Obviously Sussman has a special relationship to Scheme, but I am curious whether it would have been beneficial for the code implementation (scmutils) to have used a statically typed language.
Do you (formalsystem or anyone else) know whether the Julia implementation makes much use of typing? I don't know Julia but from a few seconds googling it sounds like it's also not statically typed. I do wonder whether something like Haskell wouldn't make most sense for reimplementing scmutils -- you'd be able to make a lot of the pedagogical issues clear at compile time, in the type language alone (disregarding the actual implementation of the functions in the term language).

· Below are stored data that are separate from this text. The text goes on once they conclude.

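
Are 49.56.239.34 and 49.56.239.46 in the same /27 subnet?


Mask: 255.255.255.224
49.56.239.34 AND mask = 49.56.239.32
49.56.239.46 AND mask = 49.56.239.32
Yes, same subnet (49.56.239.32)


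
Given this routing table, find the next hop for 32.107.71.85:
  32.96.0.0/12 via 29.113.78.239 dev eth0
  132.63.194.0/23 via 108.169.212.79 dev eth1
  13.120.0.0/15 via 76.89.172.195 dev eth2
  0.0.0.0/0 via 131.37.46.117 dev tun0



Longest prefix match for 32.107.71.85:
  /12 32.96.0.0: MATCH
  /23 132.63.194.0: no
  /15 13.120.0.0: no
  /0 0.0.0.0: MATCH
Selected: next-hop 29.113.78.239 via eth0 (matched /12)


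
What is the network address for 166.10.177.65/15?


IP:   10100110.00001010.10110001.01000001
Mask: 11111111.11111110.00000000.00000000
AND operation:
Net:  10100110.00001010.00000000.00000000
Network: 166.10.0.0/15


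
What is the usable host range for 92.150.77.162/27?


Network: 92.150.77.160
Broadcast: 92.150.77.191
First usable = network + 1
Last usable = broadcast - 1
Range: 92.150.77.161 to 92.150.77.190


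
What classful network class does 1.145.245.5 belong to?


First octet: 1
Binary: 00000001
0xxxxxxx -> Class A (1-126)
Class A, default mask 255.0.0.0 (/8)


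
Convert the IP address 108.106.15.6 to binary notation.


108 = 01101100
106 = 01101010
15 = 00001111
6 = 00000110
Binary: 01101100.01101010.00001111.00000110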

Julia is the first language I've worked with that really tries to eliminate all abstractions between math formulas and code AND keep things efficient. LISP and Haskell also have great looking numeric code but I have a hard time figuring out what's efficient and what isn't.
> In Lagrangian Mechanics you minimize the total action of a system to find its motion
Strictly, realizable paths are an extremum (maximum, minimum, or inflection point) of the action.
> it’s representation invariant
This form of representation invariance is true in Newtonian and Hamiltonian mechanics as well. It's a statement that physics is invariant under changes of coordinates. I think a better way of stating what you're after is that you work with a function of the whole state of the system rather than having to do the double entry bookkeeping for all the interactions among subsystems of what you're modeling.
> Studying the “shapes” of systems in this manner is part of larger field called Topology.
The geometry of configuration space (for Lagrangian mechanics) or phase space (for Hamiltonian mechanics) isn't really part of topology. For phase space, it's properly called symplectic geometry. For configuration spaces, it's just high dimensional Euclidean geometry. It is sometimes interesting to look at the topology of these spaces, but it's much more than just topology.
I'm glad to see a mention of SICM. That really is a great book. It might be worth pointing out that the field of mathematics that leads to the Euler-Lagrange equations goes under the name of "calculus of variations." I learned it from Weinstock's excellent old book by the same name.
Maybe also worth noting that you can't add non-conservative forces to Lagrangian mechanics in any generally accepted way, so if you have friction in your system, you're stuck in Newtonian.